Statistics is a branch of mathematics. It consists of tools and techniques that help describe, organize and interpret information or data.* There are a couple of ways to do this:

The Oregon Tech Libraries offer several books that can help you with statistics. Many of these books employ various tooks to help them in analyzing data such as R, Python, SPSS, and Tableau. However, the general principles will be the same for any tool you use.

**Descriptive Statistics** summarizes or describes data characteristics in a meaningful way. In general, there are two ways in which this data is usually described: Measures of central tendency (e.g. mode, median, mean) or Measures of spread (e.g. range, quartiles, standard deviation)

**Inferential Statistics** draws conclustions (predictions) from population samples to make generalizations about the entire population

**Central Tendencies**

(an estimate of the "center" of a distribution of values)

__Median__: The "middle" of a sorted list of numbers

- Found by ordering the numbers and finding the middle number
- When the list of numbers is even, the 2 middle numbers are averaged for the median
- Also known as the 50th percentile

__Mean__: Same as what most people call average.

- Found by adding up a list of numbers and dividing by the count of numbers in the list

__Mode__: The most commonly occuring value

- Found by counting those numbers that repeat
- Those that repeat the most are the "mode"
- There may be more than one "mode"
- There may be no mode

**Disperson**

(spread of the values around the central tendency)

__Standard Deviation__: extent of deviation for a group as a whole- Find the Mean
- Subtract the mean from the value of each item
- Square the result
- When finished, sum all the results
- Divide that answer by a number that is 1 less than the total number of items
- Take the square root of the quotient

__Quartiles__: Along with the Median, these are values that devide your data into 4 parts.- For the first quartile (Q1) find the middle number between the smallest number and the median
- For the thrid quartile (Q3) find the middle number between the largest number and the median

**Distribution**(summary of the frequency of individual values or ranges of values for a variable)

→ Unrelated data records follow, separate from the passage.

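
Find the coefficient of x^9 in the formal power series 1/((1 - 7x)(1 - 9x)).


By partial fractions or Cauchy convolution:
The coefficient equals sum_{k=0}^{9} 7^k * 9^(9-k).
= 1602154576

1602154576


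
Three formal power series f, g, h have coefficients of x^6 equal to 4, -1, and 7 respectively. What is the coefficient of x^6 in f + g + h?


Series addition is componentwise:
4 + -1 + 7
= 10

10


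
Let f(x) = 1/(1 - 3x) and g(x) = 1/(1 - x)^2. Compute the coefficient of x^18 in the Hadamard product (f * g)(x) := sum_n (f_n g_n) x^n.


f has coefficients f_k = 3^k. For g = 1/(1 - x)^2 the coefficient is g_k = C(k + 1, 1) = k + 1. The Hadamard coefficient is (f * g)_k = 3^k * (k + 1).
For k = 18: 3^18 * 19 = 387420489 * 19 = 7360989291.

7360989291


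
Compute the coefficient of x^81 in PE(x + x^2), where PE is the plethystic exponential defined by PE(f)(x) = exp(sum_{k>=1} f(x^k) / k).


With f(x) = x + x^2, the exponent is sum_{k>=1} (x^k + x^(2k)) / k = -ln(1 - x) - ln(1 - x^2). Exponentiating:
PE(x + x^2) = 1 / ((1 - x)(1 - x^2)).
This is the generating function for partitions of n into parts of size 1 or 2. The number of 2's can be any j in 0..40, and the rest are 1's, so
[x^81] = floor(81/2) + 1 = 41.

41


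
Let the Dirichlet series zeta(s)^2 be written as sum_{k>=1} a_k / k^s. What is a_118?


The Dirichlet convolution of the constant function 1 with itself gives (1 * 1)(k) = sum_{d | k} 1 = d(k), the number of positive divisors of k.
Since zeta(s) = sum_{k>=1} 1/k^s, we have zeta(s)^2 = sum_{k>=1} d(k)/k^s, so a_k = d(k).
For k = 118: the divisors are 1, 2, 59, 118.
Count = 4.

4


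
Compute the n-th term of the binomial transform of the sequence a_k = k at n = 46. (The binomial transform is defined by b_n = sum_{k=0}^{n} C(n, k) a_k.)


With a_k = k, b_n = sum_{k=0}^{n} C(n, k) k. Using k * C(n, k) = n * C(n-1, k-1) gives b_n = n * sum_{k>=1} C(n-1, k-1) = n * 2^(n-1).
For n = 46: 46 * 2^45 = 46 * 35184372088832 = 1618481116086272.

1618481116086272


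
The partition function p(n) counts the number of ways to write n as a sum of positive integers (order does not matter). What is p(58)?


Using the generating function prod_{k>=1} 1/(1-x^k), we compute p(58).
By dynamic programming over parts 1 through 58:
p(58) = 715220

715220


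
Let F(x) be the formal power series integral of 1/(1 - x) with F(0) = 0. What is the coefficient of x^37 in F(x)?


1/(1 - x) = sum_{k>=0} x^k. Integrating termwise and using F(0) = 0 gives
F(x) = sum_{k>=0} x^(k+1) / (k+1) = sum_{m>=1} x^m / m = -ln(1 - x).
So the coefficient of x^37 is 1/37 = 1/37.

1/37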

__Frequency Distribution__: A table showing the values in a sample and how often they occur__Population__: The subjects of a particular study

__Parameters__: A characteristic or property of a population

__Sample__: A subset of the population. What data is collected

__Statistic__: A characteristic of a sample

**Estimation of parameters**

__Confidence intervals__: the best estimation of the parameter of a population value given the sample value.* It is equivelent to the Mean plus or minus the error of margin.

__Error of margin__:

- Calculated by taking the standard deviation (or standard error)
- Dividing it by the square root of the number of observations (> 30 if the std dev is from the sample)
- Multiplying the result by the Confidence Interval (1.96 for a 95% confidence level and 2.576 for 99% confidence level)

**Hypothesis testing**

__Null hypothesis__: When comparing two populations, the assumption that there will be no difference between them.

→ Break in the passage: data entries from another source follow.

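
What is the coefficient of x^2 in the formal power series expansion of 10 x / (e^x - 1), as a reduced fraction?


The exponential generating function for Bernoulli numbers is
x / (e^x - 1) = sum_{k>=0} B_k x^k / k!.
So the coefficient of x^2 in 10 x / (e^x - 1) is 10 B_2 / 2!.
Computing: B_2 = 1/6, 2! = 2, giving
10 * 1/6 / 2 = 5/6.

5/6


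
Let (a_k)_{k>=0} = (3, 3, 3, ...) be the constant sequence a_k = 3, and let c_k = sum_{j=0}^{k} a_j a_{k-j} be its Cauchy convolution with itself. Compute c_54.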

__Regression analysis__: A statistical process for estimating relationships among variables. It is used to determine which independent variables (

*x*) will have an impact on the main factor (dependent variable -

*y*) you are trying to understand.

__T-test__: Used to determine if there is a significant difference between the means of two groups.

__ANOVA__: Analysis of Variance. A test for the difference between two

**or more**means*